You should tell him he's probably losing business by forcing people to register on the website before they're able to see ANY products or pricing...


----------



## KlaMarie (Dec 30, 2010)

jdatwood said:


> You should tell him he's probably losing business by forcing people to register on the website before they're able to see ANY products or pricing...


I'm not totally sure, but I think that might have to do with prices specific to your location. Because I called and asked if there were any shipping/delivery charges. I was told that as long as I put in my address and picked the "pick up in Conroe" option during checkout, then the prices I saw on the website were what I was paying (delivery included).

I registered with my email address and everything but I haven't gotten any spam...yet. I mean, I'm not totally ok with it, but I've gotten spam from ebay and other places that I've bought online from so, it seems unavoidable if you want to buy online.

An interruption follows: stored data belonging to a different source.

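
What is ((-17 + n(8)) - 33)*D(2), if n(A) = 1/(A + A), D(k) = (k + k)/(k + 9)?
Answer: -799/44 ≈ -18.159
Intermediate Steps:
D(k) = 2*k/(9 + k) (D(k) = (2*k)/(9 + k) = 2*k/(9 + k))
n(A) = 1/(2*A)
((-17 + n(8)) - 33)*D(2) = ((-17 + (1/2)/8) - 33)*(2*2/(9 + 2)) = ((-17 + (1/2)*(1/8)) - 33)*(2*2/11) = ((-17 + 1/16) - 33)*(2*2*(1/11)) = (-271/16 - 33)*(4/11) = -799/16*4/11 = -799/44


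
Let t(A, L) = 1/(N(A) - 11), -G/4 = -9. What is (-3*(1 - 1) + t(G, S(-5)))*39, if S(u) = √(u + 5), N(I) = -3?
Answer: -39/14 ≈ -2.7857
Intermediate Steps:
G = 36 (G = -4*(-9) = 36)
S(u) = √(5 + u)
t(A, L) = -1/14 (t(A, L) = 1/(-3 - 11) = 1/(-14) = -1/14)
(-3*(1 - 1) + t(G, S(-5)))*39 = (-3*(1 - 1) - 1/14)*39 = (-3*0 - 1/14)*39 = (0 - 1/14)*39 = -1/14*39 = -39/14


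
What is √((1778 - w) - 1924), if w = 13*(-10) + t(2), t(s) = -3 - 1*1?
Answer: 2*I*√3 ≈ 3.4641*I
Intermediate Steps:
t(s) = -4 (t(s) = -3 - 1 = -4)
w = -134 (w = 13*(-10) - 4 = -130 - 4 = -134)
√((1778 - w) - 1924) = √((1778 - 1*(-134)) - 1924) = √((1778 + 134) - 1924) = √(1912 - 1924) = √(-12) = 2*I*√3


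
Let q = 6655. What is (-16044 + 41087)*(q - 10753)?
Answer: -102626214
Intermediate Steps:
(-16044 + 41087)*(q - 10753) = (-16044 + 41087)*(6655 - 10753) = 25043*(-4098) = -102626214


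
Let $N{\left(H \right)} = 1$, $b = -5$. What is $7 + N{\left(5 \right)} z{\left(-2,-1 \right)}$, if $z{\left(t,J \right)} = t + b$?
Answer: $0$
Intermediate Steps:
$z{\left(t,J \right)} = -5 + t$ ($z{\left(t,J \right)} = t - 5 = -5 + t$)
$7 + N{\left(5 \right)} z{\left(-2,-1 \right)} = 7 + 1 \left(-5 - 2\right) = 7 + 1 \left(-7\right) = 7 - 7 = 0$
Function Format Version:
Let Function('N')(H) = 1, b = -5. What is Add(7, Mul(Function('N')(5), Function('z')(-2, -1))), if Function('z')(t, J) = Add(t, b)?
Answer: 0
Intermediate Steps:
Function('z')(t, J) = Add(-5, t) (Function('z')(t, J) = Add(t, -5) = Add(-5, t))
Add(7, Mul(Function('N')(5), Function('z')(-2, -1))) = Add(7, Mul(1, Add(-5, -2))) = Add(7, Mul(1, -7)) = Add(7, -7) = 0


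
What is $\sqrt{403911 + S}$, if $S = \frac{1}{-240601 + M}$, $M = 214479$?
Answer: $\frac{\sqrt{275612259169202}}{26122} \approx 635.54$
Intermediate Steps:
$S = - \frac{1}{26122}$ ($S = \frac{1}{-240601 + 214479} = \frac{1}{-26122} = - \frac{1}{26122} \approx -3.8282 \cdot 10^{-5}$)
$\sqrt{403911 + S} = \sqrt{403911 - \frac{1}{26122}} = \sqrt{\frac{10550963141}{26122}} = \frac{\sqrt{275612259169202}}{26122}$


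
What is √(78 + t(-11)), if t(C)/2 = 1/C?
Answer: 2*√2354/11 ≈ 8.8215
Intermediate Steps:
t(C) = 2/C
√(78 + t(-11)) = √(78 + 2/(-11)) = √(78 + 2*(-1/11)) = √(78 - 2/11) = √(856/11) = 2*√2354/11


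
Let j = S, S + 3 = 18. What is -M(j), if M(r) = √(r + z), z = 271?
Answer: -√286 ≈ -16.912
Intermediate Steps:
S = 15 (S = -3 + 18 = 15)
j = 15
M(r) = √(271 + r) (M(r) = √(r + 271) = √(271 + r))
-M(j) = -√(271 + 15) = -√286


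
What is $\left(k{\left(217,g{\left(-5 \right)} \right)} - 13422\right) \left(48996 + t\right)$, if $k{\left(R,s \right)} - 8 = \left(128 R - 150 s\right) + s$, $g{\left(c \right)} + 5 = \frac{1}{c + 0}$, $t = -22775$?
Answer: $\frac{1984510164}{5} \approx 3.969 \cdot 10^{8}$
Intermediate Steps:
$g{\left(c \right)} = -5 + \frac{1}{c}$ ($g{\left(c \right)} = -5 + \frac{1}{c + 0} = -5 + \frac{1}{c}$)
$k{\left(R,s \right)} = 8 - 149 s + 128 R$ ($k{\left(R,s \right)} = 8 + \left(\left(128 R - 150 s\right) + s\right) = 8 + \left(\left(- 150 s + 128 R\right) + s\right) = 8 + \left(- 149 s + 128 R\right) = 8 - 149 s + 128 R$)
$\left(k{\left(217,g{\left(-5 \right)} \right)} - 13422\right) \left(48996 + t\right) = \left(\left(8 - 149 \left(-5 + \frac{1}{-5}\right) + 128 \cdot 217\right) - 13422\right) \left(48996 - 22775\right) = \left(\left(8 - 149 \left(-5 - \frac{1}{5}\right) + 27776\right) - 13422\right) 26221 = \left(\left(8 - - \frac{3874}{5} + 27776\right) - 13422\right) 26221 = \left(\left(8 + \frac{3874}{5} + 27776\right) - 13422\right) 26221 = \left(\frac{142794}{5} - 13422\right) 26221 = \frac{75684}{5} \cdot 26221 = \frac{1984510164}{5}$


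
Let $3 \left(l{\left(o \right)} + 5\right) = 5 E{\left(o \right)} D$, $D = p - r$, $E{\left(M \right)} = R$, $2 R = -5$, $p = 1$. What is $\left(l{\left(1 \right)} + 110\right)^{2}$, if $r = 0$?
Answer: $\frac{366025}{36} \approx 10167.0$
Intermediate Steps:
$R = - \frac{5}{2}$ ($R = \frac{1}{2} \left(-5\right) = - \frac{5}{2} \approx -2.5$)
$E{\left(M \right)} = - \frac{5}{2}$
$D = 1$ ($D = 1 - 0 = 1 + 0 = 1$)
$l{\left(o \right)} = - \frac{55}{6}$ ($l{\left(o \right)} = -5 + \frac{5 \left(- \frac{5}{2}\right) 1}{3} = -5 + \frac{\left(- \frac{25}{2}\right) 1}{3} = -5 + \frac{1}{3} \left(- \frac{25}{2}\right) = -5 - \frac{25}{6} = - \frac{55}{6}$)
$\left(l{\left(1 \right)} + 110\right)^{2} = \left(- \frac{55}{6} + 110\right)^{2} = \left(\frac{605}{6}\right)^{2} = \frac{366025}{36}$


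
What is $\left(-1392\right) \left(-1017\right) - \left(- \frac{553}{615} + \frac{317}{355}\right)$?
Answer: $\frac{61814968832}{43665} \approx 1.4157 \cdot 10^{6}$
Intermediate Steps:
$\left(-1392\right) \left(-1017\right) - \left(- \frac{553}{615} + \frac{317}{355}\right) = 1415664 - - \frac{272}{43665} = 1415664 + \left(\frac{553}{615} - \frac{317}{355}\right) = 1415664 + \frac{272}{43665} = \frac{61814968832}{43665}$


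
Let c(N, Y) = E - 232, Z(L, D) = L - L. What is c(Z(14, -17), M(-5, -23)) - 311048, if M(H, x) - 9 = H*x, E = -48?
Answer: -311328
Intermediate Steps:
M(H, x) = 9 + H*x
Z(L, D) = 0
c(N, Y) = -280 (c(N, Y) = -48 - 232 = -280)
c(Z(14, -17), M(-5, -23)) - 311048 = -280 - 311048 = -311328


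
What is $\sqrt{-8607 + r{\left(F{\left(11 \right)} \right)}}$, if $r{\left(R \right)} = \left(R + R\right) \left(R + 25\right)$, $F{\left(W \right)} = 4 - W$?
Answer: $i \sqrt{8859} \approx 94.122 i$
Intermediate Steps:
$r{\left(R \right)} = 2 R \left(25 + R\right)$
$\sqrt{-8607 + r{\left(F{\left(11 \right)} \right)}} = \sqrt{-8607 + 2 \left(4 - 11\right) \left(25 + \left(4 - 11\right)\right)} = \sqrt{-8607 + 2 \left(-7\right) \left(25 - 7\right)} = \sqrt{-8607 + 2 \left(-7\right) 18} = \sqrt{-8607 - 252} = \sqrt{-8859} = i \sqrt{8859}$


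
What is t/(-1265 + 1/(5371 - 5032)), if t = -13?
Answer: 4407/428834 ≈ 0.010277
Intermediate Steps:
t/(-1265 + 1/(5371 - 5032)) = -13/(-1265 + 1/(5371 - 5032)) = -13/(-1265 + 1/339) = -13/(-428834/339) = -13*(-339/428834) = 4407/428834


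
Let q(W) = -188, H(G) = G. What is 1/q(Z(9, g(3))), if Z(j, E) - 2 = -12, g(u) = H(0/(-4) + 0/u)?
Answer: -1/188 ≈ -0.0053191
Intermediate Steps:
g(u) = 0 (g(u) = 0/(-4) + 0/u = 0*(-¼) + 0 = 0 + 0 = 0)
Z(j, E) = -10 (Z(j, E) = 2 - 12 = -10)
1/q(Z(9, g(3))) = 1/(-188) = -1/188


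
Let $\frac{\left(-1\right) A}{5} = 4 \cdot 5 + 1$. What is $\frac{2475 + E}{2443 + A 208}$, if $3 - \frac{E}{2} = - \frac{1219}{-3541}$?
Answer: $- \frac{8782783}{68684777} \approx -0.12787$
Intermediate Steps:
$E = \frac{18808}{3541}$ ($E = 6 - 2 \left(- \frac{1219}{-3541}\right) = 6 - 2 \left(\left(-1219\right) \left(- \frac{1}{3541}\right)\right) = 6 - \frac{2438}{3541} = \frac{18808}{3541} \approx 5.3115$)
$A = -105$ ($A = - 5 \left(4 \cdot 5 + 1\right) = - 5 \left(20 + 1\right) = \left(-5\right) 21 = -105$)
$\frac{2475 + E}{2443 + A 208} = \frac{2475 + \frac{18808}{3541}}{2443 - 21840} = \frac{8782783}{3541 \left(2443 - 21840\right)} = \frac{8782783}{3541 \left(-19397\right)} = \frac{8782783}{3541} \left(- \frac{1}{19397}\right) = - \frac{8782783}{68684777}$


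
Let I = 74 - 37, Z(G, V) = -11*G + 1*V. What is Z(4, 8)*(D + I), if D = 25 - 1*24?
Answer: -1368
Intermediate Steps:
D = 1 (D = 25 - 24 = 1)
Z(G, V) = V - 11*G (Z(G, V) = -11*G + V = V - 11*G)
I = 37
Z(4, 8)*(D + I) = (8 - 11*4)*(1 + 37) = (8 - 44)*38 = -36*38 = -1368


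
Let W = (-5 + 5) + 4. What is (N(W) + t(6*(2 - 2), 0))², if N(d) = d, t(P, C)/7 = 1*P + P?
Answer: 16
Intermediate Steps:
t(P, C) = 14*P (t(P, C) = 7*(1*P + P) = 7*(P + P) = 7*(2*P) = 14*P)
W = 4 (W = 0 + 4 = 4)
(N(W) + t(6*(2 - 2), 0))² = (4 + 14*(6*(2 - 2)))² = (4 + 14*(6*0))² = (4 + 14*0)² = (4 + 0)² = 4² = 16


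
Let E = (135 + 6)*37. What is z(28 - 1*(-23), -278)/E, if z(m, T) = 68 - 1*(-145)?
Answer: 71/1739 ≈ 0.040828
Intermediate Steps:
z(m, T) = 213 (z(m, T) = 68 + 145 = 213)
E = 5217 (E = 141*37 = 5217)
z(28 - 1*(-23), -278)/E = 213/5217 = 213*(1/5217) = 71/1739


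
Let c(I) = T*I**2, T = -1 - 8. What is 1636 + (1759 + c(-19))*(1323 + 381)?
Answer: -2537324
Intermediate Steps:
T = -9
c(I) = -9*I**2
1636 + (1759 + c(-19))*(1323 + 381) = 1636 + (1759 - 9*(-19)**2)*(1323 + 381) = 1636 + (1759 - 9*361)*1704 = 1636 + (1759 - 3249)*1704 = 1636 - 1490*1704 = 1636 - 2538960 = -2537324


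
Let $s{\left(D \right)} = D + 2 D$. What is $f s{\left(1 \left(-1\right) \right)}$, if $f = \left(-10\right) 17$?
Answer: $510$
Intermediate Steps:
$f = -170$
$s{\left(D \right)} = 3 D$
$f s{\left(1 \left(-1\right) \right)} = - 170 \cdot 3 \cdot 1 \left(-1\right) = - 170 \cdot 3 \left(-1\right) = \left(-170\right) \left(-3\right) = 510$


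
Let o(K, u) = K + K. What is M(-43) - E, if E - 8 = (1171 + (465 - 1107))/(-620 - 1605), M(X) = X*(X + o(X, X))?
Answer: 12324804/2225 ≈ 5539.2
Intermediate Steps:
o(K, u) = 2*K
M(X) = 3*X² (M(X) = X*(X + 2*X) = X*(3*X) = 3*X²)
E = 17271/2225 (E = 8 + (1171 + (465 - 1107))/(-620 - 1605) = 8 + (1171 - 642)/(-2225) = 8 + 529*(-1/2225) = 8 - 529/2225 = 17271/2225 ≈ 7.7622)
M(-43) - E = 3*(-43)² - 1*17271/2225 = 3*1849 - 17271/2225 = 5547 - 17271/2225 = 12324804/2225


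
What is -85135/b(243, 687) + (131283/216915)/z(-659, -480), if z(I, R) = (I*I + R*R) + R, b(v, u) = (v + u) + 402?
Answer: -4088612854831523/63969371002260 ≈ -63.915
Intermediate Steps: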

I can give an idea about prices delivered to Houston if anyone wants them.


----------



## pandaparade (Dec 29, 2010)

Yea he just made a new site. It was not like that before this so it might of just been the way the designer made it. If anyone wants to know, I can email you. Just PM me.

Here are some prices

Large Beef Leg Bones ( Huge!) $ 1.00
Beef Spleens 10lbs. $ 7.90
Beef Blend (organs included) 10lbs. $ 14.90
Beef or Buffalo Tripe 10lbs. $ 15.90
Venison 10lbs. $ 16.90
Chicken Livers 5lbs. $ 3.25
Chicken Backs 40lbs $ 15.40
Chicken Frames 55 lbs. free range $ 17.50
Chicken legs 40 lbs. $ 24.60
Pork Ribs 10lbs. for $ 10.00
Turkey necks 30lb. 31.80
Pork Liver (Whole) 10 lbs. $7.90 
Pork Neck Bones 30lbs. $23.70 
Pork hearts 30 lbs. $23.70 

That took forever haha. I had to keep going back and looking at the inventory.


----------



## KlaMarie (Dec 30, 2010)

pandaparade said:


> Chicken Frames 55 lbs. free range $ 17.50


Ok, newbie here. What exactly do they mean by chicken frames??? I'm assuming it's mostly bones, but what parts of the chicken?


----------



## pandaparade (Dec 29, 2010)

Here is a picture of chicken frames. http://1.bp.blogspot.com/_X1dCGGGy36s/TCcBpduOnyI/AAAAAAAAAAM/ogiO5qhMMyo/s1600/DSCF1368.JPG


----------



## Angelwing (Feb 20, 2011)

OMG most of your guy's prices are so cheap! I really need to find a supplier in Manitoba. Besides the chicken necks&backs everything is ridiculously expensive so far. When Sobey's has their dollar days I can get pork shoulder for $1/lb. Canadian food is so damn expensive.


----------



## funshine (Jan 21, 2010)

KlaMarie said:


> There is a different supplier here in Houston that has slightly cheaper prices but the customer service sucks, and you really have no idea what you're getting until you pick it up.


I 2nd this :biggrin1:
However, the prices are decent if you can bear them/get your order through :smile:
Beef heart $0.85/lbs.
Pork heart $0.69/lbs.
Turkey necks $.54/lbs.
Goat 6 way $2.89/lbs.
(prices change weekly)


----------



## KC23 (Nov 17, 2010)

I just bought 15 lbs. of ground turkey for $8.28! Today was the sell-by date so they took $2 off each pack. I got 12 20 oz. packages that would have cost $32.28. Talked to the meat guy too---he said it's only 5 days old when they mark down. Excited...even if it's just about meat LOL.  Ok, I'm DONE stocking up for a while.....


----------



## KlaMarie (Dec 30, 2010)

I just bought in bulk for the first time!!! I got:

Beef liver: .89/lb
Pork sirloin (bone-in): 1.05/lb
chicken thighs: .35/lb
turkey wings: .84/lb
tilapia (whole, gutted): 1.19/lb

So now I'm waiting for it to thaw, so I can package it.


----------



## Boxers&Pom's Mom (Jan 17, 2011)

I went today to a discount grocery store and found turkey ground rolls a pound each for $0.99. I bought all the 24 rolls that they had.:embarassed:


----------